MCP leans toward the latter. It feels like a fairly natural choice. The first path eventually demands that the caller becomes more and more knowledgeable. The second path accepts that a caller can never know everything to begin with. And it fills that gap through tool design. Looking back, the way humans have made tools throughout history has always been closer to that second path.
This might be closer to a return than to anything new. Industrial design, architecture, and UX have all been standing in this spot for a long time. Programming was just unusually camped out at the intimate end of the spectrum.
Closing Thoughts
What kept me up the longest while building Firma this weekend wasn’t the code. It was the descriptions. I wrote somewhere around 30 CLI commands and 50 MCP tools, and despite the volume, the thing that ate up the most time was figuring out how each of these tools should describe itself.
A tool leaves its maker the moment it’s made. You have to design with that departure as a given. Instead of expecting the caller to know all the context, the tool itself has to express more of its own intent. What was interesting about working with MCP wasn’t so much the feeling of learning a new protocol.
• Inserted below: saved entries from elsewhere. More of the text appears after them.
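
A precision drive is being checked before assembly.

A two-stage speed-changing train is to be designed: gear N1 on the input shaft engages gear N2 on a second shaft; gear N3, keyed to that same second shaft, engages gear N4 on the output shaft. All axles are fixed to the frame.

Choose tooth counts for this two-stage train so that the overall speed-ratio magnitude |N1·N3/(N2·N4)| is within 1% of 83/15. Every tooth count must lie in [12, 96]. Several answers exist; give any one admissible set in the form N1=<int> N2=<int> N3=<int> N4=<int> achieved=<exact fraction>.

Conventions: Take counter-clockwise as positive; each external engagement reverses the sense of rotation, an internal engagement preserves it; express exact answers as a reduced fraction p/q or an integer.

N1=12 N2=15 N3=83 N4=12 achieved=83/15

design class (target 83/15): fixed-axis compound train
target = 83/15 in lowest terms: an exact hit needs N1·N3 = k·83 and N2·N4 = k·15 for one integer k, every count in [12, 96]; additionally prefer no 1:1 stage (N1 ≠ N2, N3 ≠ N4)
k = 1…11: no 1:1-free in-range split of k·83 and k·15 into factor pairs; take k = 12
k = 12: N1·N3 = 996 = 12·83, N2·N4 = 180 = 15·12
achieved = 12·83/(15·12) = 83/15; |achieved − target| = 0 ≤ 83/1500 ✓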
It was being reminded of how tools have always been used in the first place.
I’m not trying to say the era of function calls is over. But the fact that function calls were one form of interface that worked well only in fairly intimate conditions, rather than the universal default, is now much clearer to me. And designing interfaces outside that intimacy turns out to be more interesting than I expected.
Maybe we’re moving through a quiet shift in the way we design interfaces. From signature to description, from enforcement to persuasion, from assumed intimacy to acknowledged distance. The center of gravity is moving. Making tools may be standing once again at the threshold of returning to its original form.